Il collegio, presieduto dal giudice Donatella Montanari, ha accettato l’accordo raggiunto nella coppia su chi dei due dovesse tenere il cane nei week-end, comprare i croccantini e sostenere le spese veterinarie. Ma ha bacchettato marito e moglie per il fatto di avere utilizzato nell’accordo la terminologia che il diritto riserva ai figli. Il decreto definisce infatti “impropria sul piano lessicale l’assimilazione” fra il mantenimento del cane e la “relazione genitoriale”, visto che l’oggetto del contendere non sono le regole sull’affidamento e il mantenimento di una persona, ma di un animale.

Al cane, il giudice riconosce comunque uno status affettivo che lo differenzia dagli oggetti. In pratica, se di certo non è un figlio, il cane da un punto di vista giuridico non può nemmeno essere considerato alla stregua di un’automobile o di un letto, di cui si debba semplicemente decidere il proprietario al momento di sciogliere il matrimonio. Nel decreto, si legge infatti che le relazioni con il cane “rivestono per i coniugi un particolare interesse che, nella materia negoziale, per risultare meritevole di tutela, non si esaurisce nella sola sfera patrimoniale”, come previsto dall’articolo 1174 del codice civile. In pratica, i coniugi hanno il dovere di accordarsi (e in questo caso lo hanno fatto) anche su tutti gli aspetti di cura di cui il cane ha bisogno.

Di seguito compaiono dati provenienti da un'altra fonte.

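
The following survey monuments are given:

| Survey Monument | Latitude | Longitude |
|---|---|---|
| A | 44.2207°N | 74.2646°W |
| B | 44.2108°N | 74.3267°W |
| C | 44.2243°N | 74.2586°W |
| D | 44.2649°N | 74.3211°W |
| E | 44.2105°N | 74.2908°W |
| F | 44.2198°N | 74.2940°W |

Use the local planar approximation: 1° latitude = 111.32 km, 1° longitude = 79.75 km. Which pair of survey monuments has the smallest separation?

Pairwise distances:
A–B: 5.0736 km
A–C: 0.6242 km
A–D: 6.6718 km
A–E: 2.3780 km
A–F: 2.3468 km
B–C: 5.6351 km
B–D: 6.0389 km
B–E: 2.8632 km
B–F: 2.7937 km
C–D: 6.7284 km
C–E: 2.9924 km
C–F: 2.8672 km
D–E: 6.5201 km
D–F: 5.4660 km
E–F: 1.0663 km
Closest pair: A–C at 0.6242 km.

A and C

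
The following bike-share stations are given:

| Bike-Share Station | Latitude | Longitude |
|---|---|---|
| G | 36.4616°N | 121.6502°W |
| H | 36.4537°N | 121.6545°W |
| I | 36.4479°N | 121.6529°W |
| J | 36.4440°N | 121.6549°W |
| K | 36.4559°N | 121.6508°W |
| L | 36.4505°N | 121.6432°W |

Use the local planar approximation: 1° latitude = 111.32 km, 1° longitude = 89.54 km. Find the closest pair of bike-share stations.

Pairwise distances:
G–H: √((-0.0079·111.32)² + (-0.0043·89.54)²) = √(0.773394 + 0.148242) = 0.9600 km
G–I: √((-0.0137·111.32)² + (-0.0027·89.54)²) = √(2.325881 + 0.058447) = 1.5441 km
G–J: √((-0.0176·111.32)² + (-0.0047·89.54)²) = √(3.838590 + 0.177105) = 2.0039 km
G–K: √((-0.0057·111.32)² + (-0.0006·89.54)²) = √(0.402621 + 0.002886) = 0.6368 km
G–L: √((-0.0111·111.32)² + (0.0070·89.54)²) = √(1.526836 + 0.392853) = 1.3855 km
H–I: √((-0.0058·111.32)² + (0.0016·89.54)²) = √(0.416872 + 0.020525) = 0.6614 km
H–J: √((-0.0097·111.32)² + (-0.0004·89.54)²) = √(1.165977 + 0.001283) = 1.0804 km
H–K: √((0.0022·111.32)² + (0.0037·89.54)²) = √(0.059978 + 0.109758) = 0.4120 km
H–L: √((-0.0032·111.32)² + (0.0113·89.54)²) = √(0.126896 + 1.023743) = 1.0727 km
I–J: √((-0.0039·111.32)² + (-0.0020·89.54)²) = √(0.188484 + 0.032070) = 0.4696 km
I–K: √((0.0080·111.32)² + (0.0021·89.54)²) = √(0.793097 + 0.035357) = 0.9102 km
I–L: √((0.0026·111.32)² + (0.0097·89.54)²) = √(0.083771 + 0.754358) = 0.9155 km
J–K: √((0.0119·111.32)² + (0.0041·89.54)²) = √(1.754851 + 0.134773) = 1.3746 km
J–L: √((0.0065·111.32)² + (0.0117·89.54)²) = √(0.523568 + 1.097503) = 1.2732 km
K–L: √((-0.0054·111.32)² + (0.0076·89.54)²) = √(0.361355 + 0.463086) = 0.9080 km
Closest pair: H–K at 0.4120 km.

H and K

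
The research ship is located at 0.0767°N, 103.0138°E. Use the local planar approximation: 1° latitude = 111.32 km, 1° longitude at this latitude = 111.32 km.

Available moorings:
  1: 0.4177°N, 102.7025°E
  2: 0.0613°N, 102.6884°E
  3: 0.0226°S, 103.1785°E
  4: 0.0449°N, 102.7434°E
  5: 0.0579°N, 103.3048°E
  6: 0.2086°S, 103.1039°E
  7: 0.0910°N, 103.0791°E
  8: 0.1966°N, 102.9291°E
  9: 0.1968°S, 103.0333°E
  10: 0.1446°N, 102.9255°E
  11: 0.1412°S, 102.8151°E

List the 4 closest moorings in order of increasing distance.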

Cinzia Calabrese, presidente della sezione lombarda dell’Associazione italiana degli avvocati per la famiglia e per i minori (Aiaf), spiega: “L’equiparazione fra animali domestici e figli nei procedimenti di separazione e divorzio è giuridicamente assurda. Giusto invece tenere conto nell’assegno di mantenimento delle spese relative al cane o al gatto. In ogni caso, non trattandosi di una persona, il giudice non può decidere a quale dei coniugi debba essere affidato un animale da compagnia, ma deve limitarsi a recepire gli accordi già raggiunti dalle parti”. Questa impostazione è già stata affermata da decreti firmati dal giudice Giuseppe Buffone della Nona sezione civile del Tribunale di Milano.